Air France is amending its flight-safety analysis procedures, introducing a new position to quicken its response and assessment of incidents.
The carrier undertook an in-depth examination of its operations and decision-making processes in the wake of the mid-Atlantic crash of flight AF447 in June 2009.
Investigators have yet to release a final report into the accident but have attributed the loss of the Airbus A330 to a failed stall recovery after an encounter with in-flight icing.
Air France says the creation of a new "gatekeeper" role follows recommendations from external specialists who reviewed the carrier's safety procedures.
In the event of an incident or other flight occurrence, the gatekeeper would contact the captain, first officers and other crew to "rapidly obtain additional information" which the carrier believes would be "essential" to understand any anomalous situation.
Air France has signed an agreement for the new process with its main cockpit union, SNPL, adding that it wants to "increase reactivity" and reduce the time needed to analyse abnormal flight data.
Under the plan, the gatekeepers will provide pilots with appropriate solutions - including training, tools and advice - to enable its crews to cope with specific situations.

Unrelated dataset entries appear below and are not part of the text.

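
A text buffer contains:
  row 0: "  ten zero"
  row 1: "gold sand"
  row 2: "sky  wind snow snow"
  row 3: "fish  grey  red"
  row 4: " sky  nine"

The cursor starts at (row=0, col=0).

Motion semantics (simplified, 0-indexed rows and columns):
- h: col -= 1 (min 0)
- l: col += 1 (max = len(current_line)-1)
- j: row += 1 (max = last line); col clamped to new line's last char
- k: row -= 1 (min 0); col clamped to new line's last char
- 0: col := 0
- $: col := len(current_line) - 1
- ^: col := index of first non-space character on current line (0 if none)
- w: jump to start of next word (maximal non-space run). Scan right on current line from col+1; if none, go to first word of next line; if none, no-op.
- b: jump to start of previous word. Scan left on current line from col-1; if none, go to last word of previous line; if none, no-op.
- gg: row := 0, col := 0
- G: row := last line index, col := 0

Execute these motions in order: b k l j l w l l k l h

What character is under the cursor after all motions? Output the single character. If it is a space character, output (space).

After 1 (b): row=0 col=0 char='_'
After 2 (k): row=0 col=0 char='_'
After 3 (l): row=0 col=1 char='_'
After 4 (j): row=1 col=1 char='o'
After 5 (l): row=1 col=2 char='l'
After 6 (w): row=1 col=5 char='s'
After 7 (l): row=1 col=6 char='a'
After 8 (l): row=1 col=7 char='n'
After 9 (k): row=0 col=7 char='e'
After 10 (l): row=0 col=8 char='r'
After 11 (h): row=0 col=7 char='e'

Answer: e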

Air France will also convene a commission every two months to put forward improvements in operational procedures, training and other relevant areas.
Air France executive vice-president of flight operations Eric Schramm describes the change as a "major advance in flight safety" for the carrier.
The AF447 accident and the investigation's initial findings remain a controversial issue within SNPL, and the union issued a white paper in February in which it presses for greater examination of the role of icing on the aircraft's behaviour.
SNPL says it is "surprised" the investigators issued several recommendations on flight recorders but not on in-flight icing conditions - although it acknowledges the final report into AF447 will not be released until May.
"We strongly hope that the [inquiry] in its final report proposes recommendations to help pilots manage these adverse weather phenomena, whose consequences can be disastrous," it states.
SNPL also reiterates its concerns over the stall warning logic on board the A330, and whether system design hampered the AF447 pilots' ability to recognise and deal with the stall.